Can Optimally-Fair Coin Tossing Be Based on One-Way Functions?

Coin tossing is a basic cryptographic task that allows two distrustful parties to obtain an unbiased random bit in a way that neither party can bias the output by deviating from the protocol or halting the execution. Cleve [STOC' 86] showed that in any r round coin tossing protocol one of the parties can bias the output by O(1/r) through a "fail-stop" attack; namely, they simply execute the protocol honestly and halt at some chosen point. In addition, relying on an earlier work of Blum [COMPCON' 82], Cleve presented an r-round protocol based on one-way functions that was resilient to bias at most O(1/root r). Cleve's work left open whether "'optimally-fair"' coin tossing (i.e. achieving bias O(1/r) in r rounds) is possible. Recently Moran, Naor, and Segev [TCC' 09] showed how to construct optimally-fair coin tossing based on oblivious transfer, however, it was left open to find the minimal assumptions necessary for optimally-fair coin tossing. The work of Dachman-Soled et al. [TCC' 11] took a step toward answering this question by showing that any black-box construction of "'optimally-fair'" coin tossing based on a one-way functions with n-bit input and output needs Omega(n/log n) rounds. In this work we take another step towards understanding the complexity of optimally-fair coin-tossing by showing that this task (with an arbitrary number of rounds) cannot be based on one-way functions in a black-box way, as long as the protocol is "'oblivious"' to the implementation of the one-way function.

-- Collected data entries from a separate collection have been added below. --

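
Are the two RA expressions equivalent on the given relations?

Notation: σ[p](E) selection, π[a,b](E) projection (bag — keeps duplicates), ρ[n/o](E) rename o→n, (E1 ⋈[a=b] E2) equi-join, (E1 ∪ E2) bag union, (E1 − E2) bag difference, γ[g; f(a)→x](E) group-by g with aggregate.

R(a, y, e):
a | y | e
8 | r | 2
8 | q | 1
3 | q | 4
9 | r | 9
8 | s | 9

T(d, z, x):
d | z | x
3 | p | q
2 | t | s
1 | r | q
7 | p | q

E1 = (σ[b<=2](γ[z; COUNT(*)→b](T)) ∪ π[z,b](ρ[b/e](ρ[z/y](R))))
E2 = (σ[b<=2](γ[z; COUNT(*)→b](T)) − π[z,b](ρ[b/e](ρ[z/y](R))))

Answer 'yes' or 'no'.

E1 subexpression sizes:
  T → 4
  γ[z; COUNT(*)→b](T) → 3
  σ[b<=2](γ[z; COUNT(*)→b](T)) → 3
  R → 5
  ρ[z/y](R) → 5
  ρ[b/e](ρ[z/y](R)) → 5
  π[z,b](ρ[b/e](ρ[z/y](R))) → 5
  (σ[b<=2](γ[z; COUNT(*)→b](T)) ∪ π[z,b](ρ[b/e](ρ[z/y](R)))) → 8
E2 subexpression sizes:
  T → 4
  γ[z; COUNT(*)→b](T) → 3
  σ[b<=2](γ[z; COUNT(*)→b](T)) → 3
  R → 5
  ρ[z/y](R) → 5
  ρ[b/e](ρ[z/y](R)) → 5
  π[z,b](ρ[b/e](ρ[z/y](R))) → 5
  (σ[b<=2](γ[z; COUNT(*)→b](T)) − π[z,b](ρ[b/e](ρ[z/y](R)))) → 3

E1 result:
z | b
p | 2
q | 1
q | 4
r | 1
r | 2
r | 9
s | 9
t | 1
E2 result:
z | b
p | 2
r | 1
t | 1
Witness: ('s', 9) appears 1× in E1 but 0× in E2.

no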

Namely, we consider a natural class of black-box constructions based on oneway functions, called function oblivious, in which the output of the protocol does not depend on the specific implementation of the one-way function and only depends on the randomness of the parties. Other than being a natural notion on its own, the known coin tossing protocols of Blum and Cleve (both based on oneway functions) are indeed function oblivious. Thus, we believe our lower bound for function-oblivious constructions is a meaningful step towards resolving the fundamental open question of the complexity of optimally-fair coin tossing.